Italics mine. This is a little unfair to the Mad Men of the world and their clients. They’ve always known perfectly well that advertising doesn’t always work. “I know I waste half the money I spend on advertising,” said the founder of Wanamaker’s department store. “The problem is, I don’t know which half.” But marketing firms really do have plenty of ways of measuring the effectiveness of advertising, and the fact is that most traditional advertising does have an impact. (In many cases, too big an impact for my taste, in fact.)
But that’s largely because it’s intrusive. In newspapers and magazines it takes up a lot of space. On TV and radio it interrupts the programs you’re watching. Junk mail catches your eye with lots of coupons. The print/TV equivalent of direct clickthroughs might be just as low as it is for web advertising, but in addition these ads make an impression that, over the medium and long term, affects how people shop.

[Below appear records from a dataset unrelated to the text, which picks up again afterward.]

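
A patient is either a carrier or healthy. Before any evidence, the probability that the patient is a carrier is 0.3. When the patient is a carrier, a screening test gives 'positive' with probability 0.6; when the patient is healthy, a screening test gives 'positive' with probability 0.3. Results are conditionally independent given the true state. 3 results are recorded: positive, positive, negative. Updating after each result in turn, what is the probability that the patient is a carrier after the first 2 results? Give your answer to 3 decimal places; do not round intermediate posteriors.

After 'positive': P(carrier) = 0.6·0.3000 / (0.6·0.3000 + 0.3·0.7000) ≈ 0.4615
After 'positive': P(carrier) = 0.6·0.4615 / (0.6·0.4615 + 0.3·0.5385) ≈ 0.6316

0.632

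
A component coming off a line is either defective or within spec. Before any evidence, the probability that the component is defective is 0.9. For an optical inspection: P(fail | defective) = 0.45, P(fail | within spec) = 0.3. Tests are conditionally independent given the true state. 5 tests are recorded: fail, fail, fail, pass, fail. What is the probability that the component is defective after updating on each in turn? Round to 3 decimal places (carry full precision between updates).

Each posterior becomes the prior for the next update.
After 'fail': P(defective) = 0.45·0.9000 / (0.45·0.9000 + 0.3·0.1000) ≈ 0.9310
After 'fail': P(defective) = 0.45·0.9310 / (0.45·0.9310 + 0.3·0.0690) ≈ 0.9529
After 'fail': P(defective) = 0.45·0.9529 / (0.45·0.9529 + 0.3·0.0471) ≈ 0.9681
After 'pass': P(defective) = 0.55·0.9681 / (0.55·0.9681 + 0.7·0.0319) ≈ 0.9598
After 'fail': P(defective) = 0.45·0.9598 / (0.45·0.9598 + 0.3·0.0402) ≈ 0.9728

0.973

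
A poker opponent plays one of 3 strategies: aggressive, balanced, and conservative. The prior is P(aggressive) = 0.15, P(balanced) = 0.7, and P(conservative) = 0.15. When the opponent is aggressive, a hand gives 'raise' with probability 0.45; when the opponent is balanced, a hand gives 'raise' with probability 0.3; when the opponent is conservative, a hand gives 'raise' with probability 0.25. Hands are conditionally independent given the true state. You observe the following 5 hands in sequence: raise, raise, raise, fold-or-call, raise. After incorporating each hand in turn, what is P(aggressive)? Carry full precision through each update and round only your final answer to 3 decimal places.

After 'raise': normaliser = 0.45·0.1500 + 0.3·0.7000 + 0.25·0.1500; P(aggressive) ≈ 0.2143, P(balanced) ≈ 0.6667, P(conservative) ≈ 0.1190
After 'raise': normaliser = 0.45·0.2143 + 0.3·0.6667 + 0.25·0.1190; P(aggressive) ≈ 0.2956, P(balanced) ≈ 0.6131, P(conservative) ≈ 0.0912
After 'raise': normaliser = 0.45·0.2956 + 0.3·0.6131 + 0.25·0.0912; P(aggressive) ≈ 0.3915, P(balanced) ≈ 0.5414, P(conservative) ≈ 0.0671
After 'fold-or-call': normaliser = 0.55·0.3915 + 0.7·0.5414 + 0.75·0.0671; P(aggressive) ≈ 0.3340, P(balanced) ≈ 0.5879, P(conservative) ≈ 0.0781
After 'raise': normaliser = 0.45·0.3340 + 0.3·0.5879 + 0.25·0.0781; P(aggressive) ≈ 0.4342, P(balanced) ≈ 0.5094, P(conservative) ≈ 0.0564

0.434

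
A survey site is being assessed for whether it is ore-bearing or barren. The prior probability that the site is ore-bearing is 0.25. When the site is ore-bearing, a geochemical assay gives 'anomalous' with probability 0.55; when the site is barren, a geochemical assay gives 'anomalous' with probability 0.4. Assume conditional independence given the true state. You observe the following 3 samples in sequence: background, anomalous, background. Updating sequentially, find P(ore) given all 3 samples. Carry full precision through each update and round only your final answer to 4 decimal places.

After 'background': P(ore) = 0.45·0.2500 / (0.45·0.2500 + 0.6·0.7500) ≈ 0.2000
After 'anomalous': P(ore) = 0.55·0.2000 / (0.55·0.2000 + 0.4·0.8000) ≈ 0.2558
After 'background': P(ore) = 0.45·0.2558 / (0.45·0.2558 + 0.6·0.7442) ≈ 0.2050

0.2050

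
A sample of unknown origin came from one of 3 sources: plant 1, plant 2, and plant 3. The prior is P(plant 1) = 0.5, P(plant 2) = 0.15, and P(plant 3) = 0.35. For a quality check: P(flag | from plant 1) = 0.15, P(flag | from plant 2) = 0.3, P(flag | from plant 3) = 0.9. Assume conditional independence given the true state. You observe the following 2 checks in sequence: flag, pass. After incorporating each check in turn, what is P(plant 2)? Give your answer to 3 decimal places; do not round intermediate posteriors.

0.249

After 'flag': normaliser = 0.15·0.5000 + 0.3·0.1500 + 0.9·0.3500; P(plant 1) ≈ 0.1724, P(plant 2) ≈ 0.1034, P(plant 3) ≈ 0.7241
After 'pass': normaliser = 0.85·0.1724 + 0.7·0.1034 + 0.1·0.7241; P(plant 1) ≈ 0.5030, P(plant 2) ≈ 0.2485, P(plant 3) ≈ 0.2485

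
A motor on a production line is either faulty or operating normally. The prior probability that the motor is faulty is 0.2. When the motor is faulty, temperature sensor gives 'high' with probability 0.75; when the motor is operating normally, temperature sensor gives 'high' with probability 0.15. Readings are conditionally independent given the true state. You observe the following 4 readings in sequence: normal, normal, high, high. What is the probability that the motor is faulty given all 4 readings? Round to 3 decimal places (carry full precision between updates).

0.351

After 'normal': P(faulty) = 0.25·0.2000 / (0.25·0.2000 + 0.85·0.8000) ≈ 0.0685
After 'normal': P(faulty) = 0.25·0.0685 / (0.25·0.0685 + 0.85·0.9315) ≈ 0.0212
After 'high': P(faulty) = 0.75·0.0212 / (0.75·0.0212 + 0.15·0.9788) ≈ 0.0976
After 'high': P(faulty) = 0.75·0.0976 / (0.75·0.0976 + 0.15·0.9024) ≈ 0.3509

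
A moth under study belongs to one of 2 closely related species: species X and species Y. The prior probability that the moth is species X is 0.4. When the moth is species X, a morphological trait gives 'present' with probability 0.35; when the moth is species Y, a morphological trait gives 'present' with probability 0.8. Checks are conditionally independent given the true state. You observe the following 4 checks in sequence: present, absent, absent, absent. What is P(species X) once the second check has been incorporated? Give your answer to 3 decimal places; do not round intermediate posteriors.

Apply Bayes' rule sequentially, carrying P(species X) forward.
After 'present': P(species X) = 0.35·0.4000 / (0.35·0.4000 + 0.8·0.6000) ≈ 0.2258
After 'absent': P(species X) = 0.65·0.2258 / (0.65·0.2258 + 0.2·0.7742) ≈ 0.4866

0.487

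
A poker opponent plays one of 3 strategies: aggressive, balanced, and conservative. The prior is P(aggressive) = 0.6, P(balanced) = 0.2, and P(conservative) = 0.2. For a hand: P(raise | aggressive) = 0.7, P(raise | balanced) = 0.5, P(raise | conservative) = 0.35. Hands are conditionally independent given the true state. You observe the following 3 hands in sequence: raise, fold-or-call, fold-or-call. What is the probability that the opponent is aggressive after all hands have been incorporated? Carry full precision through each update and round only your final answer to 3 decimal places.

0.409

After 'raise': normaliser = 0.7·0.6000 + 0.5·0.2000 + 0.35·0.2000; P(aggressive) ≈ 0.7119, P(balanced) ≈ 0.1695, P(conservative) ≈ 0.1186
After 'fold-or-call': normaliser = 0.3·0.7119 + 0.5·0.1695 + 0.65·0.1186; P(aggressive) ≈ 0.5688, P(balanced) ≈ 0.2257, P(conservative) ≈ 0.2054
After 'fold-or-call': normaliser = 0.3·0.5688 + 0.5·0.2257 + 0.65·0.2054; P(aggressive) ≈ 0.4092, P(balanced) ≈ 0.2706, P(conservative) ≈ 0.3202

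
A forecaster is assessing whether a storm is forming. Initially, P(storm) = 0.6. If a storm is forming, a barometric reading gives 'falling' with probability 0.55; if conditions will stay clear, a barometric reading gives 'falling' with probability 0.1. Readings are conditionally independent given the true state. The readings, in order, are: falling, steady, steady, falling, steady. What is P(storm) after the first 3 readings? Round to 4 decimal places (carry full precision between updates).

0.6735

After 'falling': P(storm) = 0.55·0.6000 / (0.55·0.6000 + 0.1·0.4000) ≈ 0.8919
After 'steady': P(storm) = 0.45·0.8919 / (0.45·0.8919 + 0.9·0.1081) ≈ 0.8049
After 'steady': P(storm) = 0.45·0.8049 / (0.45·0.8049 + 0.9·0.1951) ≈ 0.6735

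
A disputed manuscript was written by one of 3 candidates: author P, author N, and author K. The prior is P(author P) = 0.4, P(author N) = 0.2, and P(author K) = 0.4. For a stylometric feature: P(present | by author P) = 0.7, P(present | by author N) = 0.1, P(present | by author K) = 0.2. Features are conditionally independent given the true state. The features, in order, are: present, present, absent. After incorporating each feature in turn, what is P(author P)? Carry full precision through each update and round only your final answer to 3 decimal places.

0.801

After 'present': normaliser = 0.7·0.4000 + 0.1·0.2000 + 0.2·0.4000; P(author P) ≈ 0.7368, P(author N) ≈ 0.0526, P(author K) ≈ 0.2105
After 'present': normaliser = 0.7·0.7368 + 0.1·0.0526 + 0.2·0.2105; P(author P) ≈ 0.9159, P(author N) ≈ 0.0093, P(author K) ≈ 0.0748
After 'absent': normaliser = 0.3·0.9159 + 0.9·0.0093 + 0.8·0.0748; P(author P) ≈ 0.8011, P(author N) ≈ 0.0245, P(author K) ≈ 0.1744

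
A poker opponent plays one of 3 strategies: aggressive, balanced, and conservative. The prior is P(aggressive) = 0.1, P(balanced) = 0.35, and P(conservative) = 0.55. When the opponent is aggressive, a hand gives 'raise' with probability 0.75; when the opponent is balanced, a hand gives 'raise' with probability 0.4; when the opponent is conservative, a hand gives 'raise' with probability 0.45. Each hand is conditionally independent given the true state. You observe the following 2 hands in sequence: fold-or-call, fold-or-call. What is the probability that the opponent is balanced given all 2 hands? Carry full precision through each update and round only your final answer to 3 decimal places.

After 'fold-or-call': normaliser = 0.25·0.1000 + 0.6·0.3500 + 0.55·0.5500; P(aggressive) ≈ 0.0465, P(balanced) ≈ 0.3907, P(conservative) ≈ 0.5628
After 'fold-or-call': normaliser = 0.25·0.0465 + 0.6·0.3907 + 0.55·0.5628; P(aggressive) ≈ 0.0209, P(balanced) ≈ 0.4219, P(conservative) ≈ 0.5571

0.422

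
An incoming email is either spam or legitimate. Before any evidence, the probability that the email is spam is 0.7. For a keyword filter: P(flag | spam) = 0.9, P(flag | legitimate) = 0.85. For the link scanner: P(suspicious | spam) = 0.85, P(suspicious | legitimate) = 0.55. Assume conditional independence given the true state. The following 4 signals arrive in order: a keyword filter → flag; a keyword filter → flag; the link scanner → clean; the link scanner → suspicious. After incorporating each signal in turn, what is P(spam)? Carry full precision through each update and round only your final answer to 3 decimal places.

After a keyword filter='flag': P(spam) = 0.9·0.7000 / (0.9·0.7000 + 0.85·0.3000) ≈ 0.7119
After a keyword filter='flag': P(spam) = 0.9·0.7119 / (0.9·0.7119 + 0.85·0.2881) ≈ 0.7234
After the link scanner='clean': P(spam) = 0.15·0.7234 / (0.15·0.7234 + 0.45·0.2766) ≈ 0.4658
After the link scanner='suspicious': P(spam) = 0.85·0.4658 / (0.85·0.4658 + 0.55·0.5342) ≈ 0.5740

0.574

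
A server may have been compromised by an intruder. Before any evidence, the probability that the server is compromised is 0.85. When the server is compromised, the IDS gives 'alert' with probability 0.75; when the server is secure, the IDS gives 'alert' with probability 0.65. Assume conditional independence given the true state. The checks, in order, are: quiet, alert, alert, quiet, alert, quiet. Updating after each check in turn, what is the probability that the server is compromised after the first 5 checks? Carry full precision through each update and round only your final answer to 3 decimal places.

Apply Bayes' rule sequentially, carrying P(compromised) forward.
After 'quiet': P(compromised) = 0.25·0.8500 / (0.25·0.8500 + 0.35·0.1500) ≈ 0.8019
After 'alert': P(compromised) = 0.75·0.8019 / (0.75·0.8019 + 0.65·0.1981) ≈ 0.8236
After 'alert': P(compromised) = 0.75·0.8236 / (0.75·0.8236 + 0.65·0.1764) ≈ 0.8435
After 'quiet': P(compromised) = 0.25·0.8435 / (0.25·0.8435 + 0.35·0.1565) ≈ 0.7938
After 'alert': P(compromised) = 0.75·0.7938 / (0.75·0.7938 + 0.65·0.2062) ≈ 0.8162

0.816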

So the web’s big problem isn’t clickthroughs. Of course they’re low. The problem is that clickthroughs are all it has. There’s a limit to how intrusive you can make ads on the web. Too big and there’s no room for actual content. Too small and they’re easily ignorable. Too flashy and people complain. Too annoying and people install ad blockers. “Impressions” is a meaningful concept for most advertising, and that adds to the direct effect it has. On the web, it’s close to meaningless.
But someone’s going to figure this out. I’m not sure how (which puts me in good company), but I’ll bet that it doesn’t end up being display ads, which is an attempt to replicate what works in print. It’ll be something else. Maybe clever inline hyperlinks. Maybe keyword driven stuff. Maybe something no one’s even thought of yet. But something.